With Fluid, the compute runs closer to where your data already lives instead of “attempting unrealistic replication across every edge location,” wrote Mariano Cocirio, product manager for CI/CD and Compute, in a post introducing Fluid.
“The dream of edge compute, that you suddenly have your data in all these 200 locations, that dream is just not reality.”
— Vercel CTO Malte Ubl
“Rather than forcing widespread data distribution, this approach ensures your compute is placed in regions that align with your data, optimizing for both performance and consistency,” he said. “Dynamic requests are routed to the nearest healthy compute region — among your designated locations — ensuring efficient and reliable execution.”

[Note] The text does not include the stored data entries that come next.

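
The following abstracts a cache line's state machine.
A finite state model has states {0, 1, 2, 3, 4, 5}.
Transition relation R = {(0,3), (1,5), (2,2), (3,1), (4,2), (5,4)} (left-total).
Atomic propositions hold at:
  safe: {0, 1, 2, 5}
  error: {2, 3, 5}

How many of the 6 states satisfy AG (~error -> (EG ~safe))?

1

Sat(~error) = {0, 1, 4}
Sat(~safe) = {3, 4}
EG ~safe: greatest fixpoint, start Z0 = {3, 4}, keep only states in Sat with some successor in Z. Z1 = ∅; fixed.
Sat(EG ~safe) = ∅
Sat(~error -> (EG ~safe)) = {2, 3, 5}
AG (~error -> (EG ~safe)): greatest fixpoint, start Z0 = {2, 3, 5}, keep only states in Sat with every successor in Z. Z1 = {2}; fixed.
Sat(AG (~error -> (EG ~safe))) = {2}
|Sat(AG (~error -> (EG ~safe)))| = |{2}| = 1.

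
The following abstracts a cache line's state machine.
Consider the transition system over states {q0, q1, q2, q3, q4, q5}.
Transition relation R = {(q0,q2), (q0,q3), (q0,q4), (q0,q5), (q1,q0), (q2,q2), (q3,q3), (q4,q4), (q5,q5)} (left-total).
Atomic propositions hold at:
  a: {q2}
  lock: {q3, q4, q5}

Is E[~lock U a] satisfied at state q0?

Sat(~lock) = {q0, q1, q2}
E[~lock U a]: least fixpoint, start Z0 = Sat(a) = {q2}, add states in Sat(~lock) with some successor in Z. Z1 = {q0, q2}; Z2 = {q0, q1, q2}; fixed.
Sat(E[~lock U a]) = {q0, q1, q2}
q0 ∈ Sat(E[~lock U a]) = {q0, q1, q2}, so the formula holds at q0.

Yes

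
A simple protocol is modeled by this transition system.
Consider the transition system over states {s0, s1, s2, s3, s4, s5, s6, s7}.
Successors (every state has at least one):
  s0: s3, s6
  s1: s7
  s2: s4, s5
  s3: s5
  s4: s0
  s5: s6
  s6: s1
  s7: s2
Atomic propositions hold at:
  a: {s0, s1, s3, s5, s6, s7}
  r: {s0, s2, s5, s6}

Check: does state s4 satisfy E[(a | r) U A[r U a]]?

No

Sat(a | r) = {s0, s1, s2, s3, s5, s6, s7}
A[r U a]: least fixpoint, start Z0 = Sat(a) = {s0, s1, s3, s5, s6, s7}, add states in Sat(r) with every successor in Z. Already a fixed point.
Sat(A[r U a]) = {s0, s1, s3, s5, s6, s7}
E[(a | r) U A[r U a]]: least fixpoint, start Z0 = Sat(A[r U a]) = {s0, s1, s3, s5, s6, s7}, add states in Sat(a | r) with some successor in Z. Z1 = {s0, s1, s2, s3, s5, s6, s7}; fixed.
Sat(E[(a | r) U A[r U a]]) = {s0, s1, s2, s3, s5, s6, s7}
s4 ∉ Sat(E[(a | r) U A[r U a]]) = {s0, s1, s2, s3, s5, s6, s7}, so the formula does not hold at s4.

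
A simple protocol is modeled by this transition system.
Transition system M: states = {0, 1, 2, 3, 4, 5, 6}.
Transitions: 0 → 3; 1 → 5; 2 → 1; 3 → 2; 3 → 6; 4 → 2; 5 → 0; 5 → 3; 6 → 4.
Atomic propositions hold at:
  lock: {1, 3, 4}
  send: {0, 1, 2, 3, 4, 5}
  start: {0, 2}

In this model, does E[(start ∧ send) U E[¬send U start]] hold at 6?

Sat(start ∧ send) = {0, 2}
Sat(¬send) = {6}
E[¬send U start]: least fixpoint, start Z0 = Sat(start) = {0, 2}, add states in Sat(¬send) with some successor in Z. Already a fixed point.
Sat(E[¬send U start]) = {0, 2}
E[(start ∧ send) U E[¬send U start]]: least fixpoint, start Z0 = Sat(E[¬send U start]) = {0, 2}, add states in Sat(start ∧ send) with some successor in Z. Already a fixed point.
Sat(E[(start ∧ send) U E[¬send U start]]) = {0, 2}
6 ∉ Sat(E[(start ∧ send) U E[¬send U start]]) = {0, 2}, so the formula does not hold at 6.

No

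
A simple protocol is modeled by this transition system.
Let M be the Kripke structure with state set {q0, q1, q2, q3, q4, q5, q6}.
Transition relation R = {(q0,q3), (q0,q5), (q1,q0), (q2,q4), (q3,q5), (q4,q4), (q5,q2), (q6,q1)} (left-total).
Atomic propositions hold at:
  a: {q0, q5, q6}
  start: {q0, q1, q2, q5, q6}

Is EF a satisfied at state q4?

No

EF a: least fixpoint, start Z0 = {q0, q5, q6}, add states with some successor in Z. Z1 = {q0, q1, q3, q5, q6}; fixed.
Sat(EF a) = {q0, q1, q3, q5, q6}
q4 ∉ Sat(EF a) = {q0, q1, q3, q5, q6}, so the formula does not hold at q4.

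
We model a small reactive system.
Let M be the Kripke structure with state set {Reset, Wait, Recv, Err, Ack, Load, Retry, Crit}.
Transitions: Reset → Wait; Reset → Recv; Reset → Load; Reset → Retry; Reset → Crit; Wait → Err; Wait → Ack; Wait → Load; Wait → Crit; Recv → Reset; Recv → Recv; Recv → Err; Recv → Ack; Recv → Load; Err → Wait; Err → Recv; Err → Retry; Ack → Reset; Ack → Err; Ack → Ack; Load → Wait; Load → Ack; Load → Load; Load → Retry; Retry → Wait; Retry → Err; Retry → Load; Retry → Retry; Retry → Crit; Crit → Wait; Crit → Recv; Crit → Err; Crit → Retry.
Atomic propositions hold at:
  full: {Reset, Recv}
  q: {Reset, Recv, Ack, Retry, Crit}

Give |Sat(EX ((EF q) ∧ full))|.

5

EF q: least fixpoint, start Z0 = {Reset, Recv, Ack, Retry, Crit}, add states with some successor in Z. Z1 = {Reset, Wait, Recv, Err, Ack, Load, Retry, Crit}; fixed.
Sat(EF q) = {Reset, Wait, Recv, Err, Ack, Load, Retry, Crit}
Sat((EF q) ∧ full) = {Reset, Recv}
Sat(EX ((EF q) ∧ full)) = {s : some successor in {Reset, Recv}} = {Reset, Recv, Err, Ack, Crit}
|Sat(EX ((EF q) ∧ full))| = |{Reset, Recv, Err, Ack, Crit}| = 5.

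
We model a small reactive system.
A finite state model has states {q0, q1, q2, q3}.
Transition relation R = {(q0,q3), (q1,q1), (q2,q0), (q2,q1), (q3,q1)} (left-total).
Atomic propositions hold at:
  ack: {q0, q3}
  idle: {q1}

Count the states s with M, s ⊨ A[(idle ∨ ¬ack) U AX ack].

1

Sat(¬ack) = {q1, q2}
Sat(idle ∨ ¬ack) = {q1, q2}
Sat(AX ack) = {s : every successor in {q0, q3}} = {q0}
A[(idle ∨ ¬ack) U AX ack]: least fixpoint, start Z0 = Sat(AX ack) = {q0}, add states in Sat(idle ∨ ¬ack) with every successor in Z. Already a fixed point.
Sat(A[(idle ∨ ¬ack) U AX ack]) = {q0}
|Sat(A[(idle ∨ ¬ack) U AX ack])| = |{q0}| = 1.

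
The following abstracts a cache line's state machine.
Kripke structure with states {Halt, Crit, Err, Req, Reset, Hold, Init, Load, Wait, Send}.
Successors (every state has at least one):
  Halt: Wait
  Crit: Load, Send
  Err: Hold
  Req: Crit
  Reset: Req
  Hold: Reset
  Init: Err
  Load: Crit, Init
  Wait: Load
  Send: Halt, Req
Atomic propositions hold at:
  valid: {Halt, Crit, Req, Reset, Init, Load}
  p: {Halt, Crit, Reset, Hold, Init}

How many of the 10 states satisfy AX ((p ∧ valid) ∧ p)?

3

Sat(p ∧ valid) = {Halt, Crit, Reset, Init}
Sat((p ∧ valid) ∧ p) = {Halt, Crit, Reset, Init}
Sat(AX ((p ∧ valid) ∧ p)) = {s : every successor in {Halt, Crit, Reset, Init}} = {Req, Hold, Load}
|Sat(AX ((p ∧ valid) ∧ p))| = |{Req, Hold, Load}| = 3.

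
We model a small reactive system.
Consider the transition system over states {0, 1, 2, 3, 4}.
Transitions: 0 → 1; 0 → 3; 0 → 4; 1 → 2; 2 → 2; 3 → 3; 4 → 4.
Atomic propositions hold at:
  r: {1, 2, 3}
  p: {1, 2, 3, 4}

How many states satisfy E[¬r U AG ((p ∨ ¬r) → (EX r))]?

4

Sat(¬r) = {0, 4}
Sat(p ∨ ¬r) = {0, 1, 2, 3, 4}
Sat(EX r) = {s : some successor in {1, 2, 3}} = {0, 1, 2, 3}
Sat((p ∨ ¬r) → (EX r)) = {0, 1, 2, 3}
AG ((p ∨ ¬r) → (EX r)): greatest fixpoint, start Z0 = {0, 1, 2, 3}, keep only states in Sat with every successor in Z. Z1 = {1, 2, 3}; fixed.
Sat(AG ((p ∨ ¬r) → (EX r))) = {1, 2, 3}
E[¬r U AG ((p ∨ ¬r) → (EX r))]: least fixpoint, start Z0 = Sat(AG ((p ∨ ¬r) → (EX r))) = {1, 2, 3}, add states in Sat(¬r) with some successor in Z. Z1 = {0, 1, 2, 3}; fixed.
Sat(E[¬r U AG ((p ∨ ¬r) → (EX r))]) = {0, 1, 2, 3}
|Sat(E[¬r U AG ((p ∨ ¬r) → (EX r))])| = |{0, 1, 2, 3}| = 4.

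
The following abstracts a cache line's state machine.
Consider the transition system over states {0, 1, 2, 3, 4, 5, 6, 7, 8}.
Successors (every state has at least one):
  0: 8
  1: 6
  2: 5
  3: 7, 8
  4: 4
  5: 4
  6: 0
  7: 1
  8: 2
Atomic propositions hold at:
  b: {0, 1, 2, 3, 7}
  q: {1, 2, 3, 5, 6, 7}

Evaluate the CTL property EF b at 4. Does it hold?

EF b: least fixpoint, start Z0 = {0, 1, 2, 3, 7}, add states with some successor in Z. Z1 = {0, 1, 2, 3, 6, 7, 8}; fixed.
Sat(EF b) = {0, 1, 2, 3, 6, 7, 8}
4 ∉ Sat(EF b) = {0, 1, 2, 3, 6, 7, 8}, so the formula does not hold at 4.

No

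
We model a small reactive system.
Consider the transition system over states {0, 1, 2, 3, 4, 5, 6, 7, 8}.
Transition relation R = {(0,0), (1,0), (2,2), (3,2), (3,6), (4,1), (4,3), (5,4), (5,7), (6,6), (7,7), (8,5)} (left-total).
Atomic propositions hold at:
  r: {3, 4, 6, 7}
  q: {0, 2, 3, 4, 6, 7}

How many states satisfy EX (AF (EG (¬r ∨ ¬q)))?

Sat(¬r) = {0, 1, 2, 5, 8}
Sat(¬q) = {1, 5, 8}
Sat(¬r ∨ ¬q) = {0, 1, 2, 5, 8}
EG (¬r ∨ ¬q): greatest fixpoint, start Z0 = {0, 1, 2, 5, 8}, keep only states in Sat with some successor in Z. Z1 = {0, 1, 2, 8}; Z2 = {0, 1, 2}; fixed.
Sat(EG (¬r ∨ ¬q)) = {0, 1, 2}
AF (EG (¬r ∨ ¬q)): least fixpoint, start Z0 = {0, 1, 2}, add states with every successor in Z. Already a fixed point.
Sat(AF (EG (¬r ∨ ¬q))) = {0, 1, 2}
Sat(EX (AF (EG (¬r ∨ ¬q)))) = {s : some successor in {0, 1, 2}} = {0, 1, 2, 3, 4}
|Sat(EX (AF (EG (¬r ∨ ¬q))))| = |{0, 1, 2, 3, 4}| = 5.

5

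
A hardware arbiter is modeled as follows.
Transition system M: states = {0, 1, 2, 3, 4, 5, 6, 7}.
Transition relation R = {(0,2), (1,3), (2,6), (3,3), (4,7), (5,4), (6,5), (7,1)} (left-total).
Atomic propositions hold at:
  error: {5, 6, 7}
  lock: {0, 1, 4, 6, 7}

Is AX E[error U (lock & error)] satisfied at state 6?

No

Sat(lock & error) = {6, 7}
E[error U (lock & error)]: least fixpoint, start Z0 = Sat((lock & error)) = {6, 7}, add states in Sat(error) with some successor in Z. Already a fixed point.
Sat(E[error U (lock & error)]) = {6, 7}
Sat(AX E[error U (lock & error)]) = {s : every successor in {6, 7}} = {2, 4}
6 ∉ Sat(AX E[error U (lock & error)]) = {2, 4}, so the formula does not hold at 6.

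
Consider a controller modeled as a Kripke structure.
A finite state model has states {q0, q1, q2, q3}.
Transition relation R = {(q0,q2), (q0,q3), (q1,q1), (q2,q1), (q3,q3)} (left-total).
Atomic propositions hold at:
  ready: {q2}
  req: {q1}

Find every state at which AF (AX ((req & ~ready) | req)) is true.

Sat(~ready) = {q0, q1, q3}
Sat(req & ~ready) = {q1}
Sat((req & ~ready) | req) = {q1}
Sat(AX ((req & ~ready) | req)) = {s : every successor in {q1}} = {q1, q2}
AF (AX ((req & ~ready) | req)): least fixpoint, start Z0 = {q1, q2}, add states with every successor in Z. Already a fixed point.
Sat(AF (AX ((req & ~ready) | req))) = {q1, q2}

{q1, q2}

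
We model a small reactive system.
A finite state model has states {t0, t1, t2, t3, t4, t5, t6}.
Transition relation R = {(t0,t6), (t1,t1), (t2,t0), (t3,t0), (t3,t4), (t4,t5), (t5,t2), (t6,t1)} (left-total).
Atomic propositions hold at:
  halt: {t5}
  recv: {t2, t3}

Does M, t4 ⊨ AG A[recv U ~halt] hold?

No

Sat(~halt) = {t0, t1, t2, t3, t4, t6}
A[recv U ~halt]: least fixpoint, start Z0 = Sat(~halt) = {t0, t1, t2, t3, t4, t6}, add states in Sat(recv) with every successor in Z. Already a fixed point.
Sat(A[recv U ~halt]) = {t0, t1, t2, t3, t4, t6}
AG A[recv U ~halt]: greatest fixpoint, start Z0 = {t0, t1, t2, t3, t4, t6}, keep only states in Sat with every successor in Z. Z1 = {t0, t1, t2, t3, t6}; Z2 = {t0, t1, t2, t6}; fixed.
Sat(AG A[recv U ~halt]) = {t0, t1, t2, t6}
t4 ∉ Sat(AG A[recv U ~halt]) = {t0, t1, t2, t6}, so the formula does not hold at t4.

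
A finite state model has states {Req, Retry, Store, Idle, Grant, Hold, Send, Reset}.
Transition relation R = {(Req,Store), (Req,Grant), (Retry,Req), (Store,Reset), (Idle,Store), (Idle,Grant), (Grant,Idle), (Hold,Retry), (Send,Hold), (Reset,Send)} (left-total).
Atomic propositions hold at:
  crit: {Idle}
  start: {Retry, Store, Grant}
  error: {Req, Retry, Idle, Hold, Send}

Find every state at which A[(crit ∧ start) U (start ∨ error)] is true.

Sat(crit ∧ start) = ∅
Sat(start ∨ error) = {Req, Retry, Store, Idle, Grant, Hold, Send}
A[(crit ∧ start) U (start ∨ error)]: least fixpoint, start Z0 = Sat((start ∨ error)) = {Req, Retry, Store, Idle, Grant, Hold, Send}, add states in Sat(crit ∧ start) with every successor in Z. Already a fixed point.
Sat(A[(crit ∧ start) U (start ∨ error)]) = {Req, Retry, Store, Idle, Grant, Hold, Send}

{Req, Retry, Store, Idle, Grant, Hold, Send}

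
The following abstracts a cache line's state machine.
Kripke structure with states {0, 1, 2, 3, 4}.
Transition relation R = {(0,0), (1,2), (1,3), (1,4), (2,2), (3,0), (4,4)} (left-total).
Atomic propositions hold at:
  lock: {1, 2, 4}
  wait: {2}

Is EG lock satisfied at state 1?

EG lock: greatest fixpoint, start Z0 = {1, 2, 4}, keep only states in Sat with some successor in Z. Already a fixed point.
Sat(EG lock) = {1, 2, 4}
1 ∈ Sat(EG lock) = {1, 2, 4}, so the formula holds at 1.

Yes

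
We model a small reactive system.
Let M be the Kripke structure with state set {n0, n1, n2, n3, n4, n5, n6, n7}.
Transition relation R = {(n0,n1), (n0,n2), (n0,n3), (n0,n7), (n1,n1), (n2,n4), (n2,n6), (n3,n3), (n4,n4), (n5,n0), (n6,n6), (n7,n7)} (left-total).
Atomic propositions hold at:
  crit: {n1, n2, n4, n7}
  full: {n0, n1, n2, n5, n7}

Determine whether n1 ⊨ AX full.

Sat(AX full) = {s : every successor in {n0, n1, n2, n5, n7}} = {n1, n5, n7}
n1 ∈ Sat(AX full) = {n1, n5, n7}, so the formula holds at n1.

Yes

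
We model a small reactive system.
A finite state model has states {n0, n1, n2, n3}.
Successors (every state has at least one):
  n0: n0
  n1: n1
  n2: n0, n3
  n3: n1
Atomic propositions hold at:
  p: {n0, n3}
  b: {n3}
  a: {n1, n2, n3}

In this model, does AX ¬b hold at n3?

Sat(¬b) = {n0, n1, n2}
Sat(AX ¬b) = {s : every successor in {n0, n1, n2}} = {n0, n1, n3}
n3 ∈ Sat(AX ¬b) = {n0, n1, n3}, so the formula holds at n3.

Yes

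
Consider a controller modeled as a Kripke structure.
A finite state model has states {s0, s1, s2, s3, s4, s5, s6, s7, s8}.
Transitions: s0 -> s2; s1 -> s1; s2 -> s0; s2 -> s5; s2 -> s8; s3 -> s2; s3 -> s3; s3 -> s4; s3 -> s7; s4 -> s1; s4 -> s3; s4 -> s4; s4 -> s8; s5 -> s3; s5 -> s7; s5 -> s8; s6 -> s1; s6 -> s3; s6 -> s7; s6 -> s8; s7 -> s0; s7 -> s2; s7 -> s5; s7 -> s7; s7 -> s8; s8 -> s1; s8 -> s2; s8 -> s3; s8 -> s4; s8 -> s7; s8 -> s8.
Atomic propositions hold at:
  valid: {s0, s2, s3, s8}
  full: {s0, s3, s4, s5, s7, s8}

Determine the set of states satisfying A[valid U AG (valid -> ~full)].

{s1}

Sat(~full) = {s1, s2, s6}
Sat(valid -> ~full) = {s1, s2, s4, s5, s6, s7}
AG (valid -> ~full): greatest fixpoint, start Z0 = {s1, s2, s4, s5, s6, s7}, keep only states in Sat with every successor in Z. Z1 = {s1}; fixed.
Sat(AG (valid -> ~full)) = {s1}
A[valid U AG (valid -> ~full)]: least fixpoint, start Z0 = Sat(AG (valid -> ~full)) = {s1}, add states in Sat(valid) with every successor in Z. Already a fixed point.
Sat(A[valid U AG (valid -> ~full)]) = {s1}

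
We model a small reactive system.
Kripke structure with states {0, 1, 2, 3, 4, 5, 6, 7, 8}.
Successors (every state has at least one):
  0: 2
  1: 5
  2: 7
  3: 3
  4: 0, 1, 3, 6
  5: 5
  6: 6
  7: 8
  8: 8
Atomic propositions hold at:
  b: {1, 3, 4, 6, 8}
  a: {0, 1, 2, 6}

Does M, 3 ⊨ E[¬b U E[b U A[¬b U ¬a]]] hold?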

For enterprise customers, multi-region failover is the default when activating Fluid, he added.
Fluid Reduces Cold Starts
Serverless computing can suffer from cold starts, which are delays that occur when a function is invoked for the first time or after inactivity.
Serverless functions run in containers. When the function is deployed, the cloud provider packages the code and dependencies into a container. Containers need initialization when a function is invoked, a process that takes time as the container is allocated, initialized, and the code loaded. Also, containers shut down due to inactivity to save resources.
Customers pay for cold starts, though.

Vercel CTO Malte Ubl explains the benefits of Fluid.
“If I turn on Fluid, which I just did, I’m going to send another four requests, 1-2-3-4, they’re all hitting the same instance,” Ubl said. “What you can see in the demo is it counts the total duration of the time the function was alive, in this case, 3.4 seconds. So that’s all I’m billed for. Yes, so you get built for 3.5 seconds instead of 12 seconds […] that’s what Fluid is.”
Fluid reduces the frequency of cold starts by maintaining a ‘warm instance.’ It trades single-invocation functions for high-performance mini-servers, Cocirio stated.
“When cold starts do happen, a Rust-based runtime with full Node.js and Python support accelerates initialization,” Cocirio wrote. “Bytecode caching further speeds up invocation by pre-compiling function code, reducing startup overhead.”
As a result, the model maximizes resource efficiency and, in early adopters, has reduced costs by up to 85%, he added.
Fluid bills on actual compute usage, minimizing waste, he emphasized. It also prioritizes using existing resources before creating new instances, “eliminating hard scaling limits and leveraging warm compute for faster, more efficient scaling,” Cociro said. “By scaling functions before instances, Fluid shifts to a many-to-one model that can handle tens of thousands of concurrent invocations.”
Other Fluid Features
Fluid also mitigates the risk of uncontrolled execution, which can drive up costs, Cicirio explained. Functions that are waiting on backend responses can process other requests instead of wasting compute.
Fluid also supports advanced tasks such as streaming and post-response processing. It’s fully managed, which retains one of the appealing aspects of the serverless model.
Despite that, Vercel is not automatically switching customers over to Fluid — it does require customers to flip one switch in the functions tab under Project Settings to enable it. Rauch explained that Vercel decided not to enable it for everyone because the execution model slightly changes.
“It requires no code changes. We have … mitigations built in. It’s powered by Node and Python and more open runtimes to come, and you’re ready to enable it today,” Rauch said.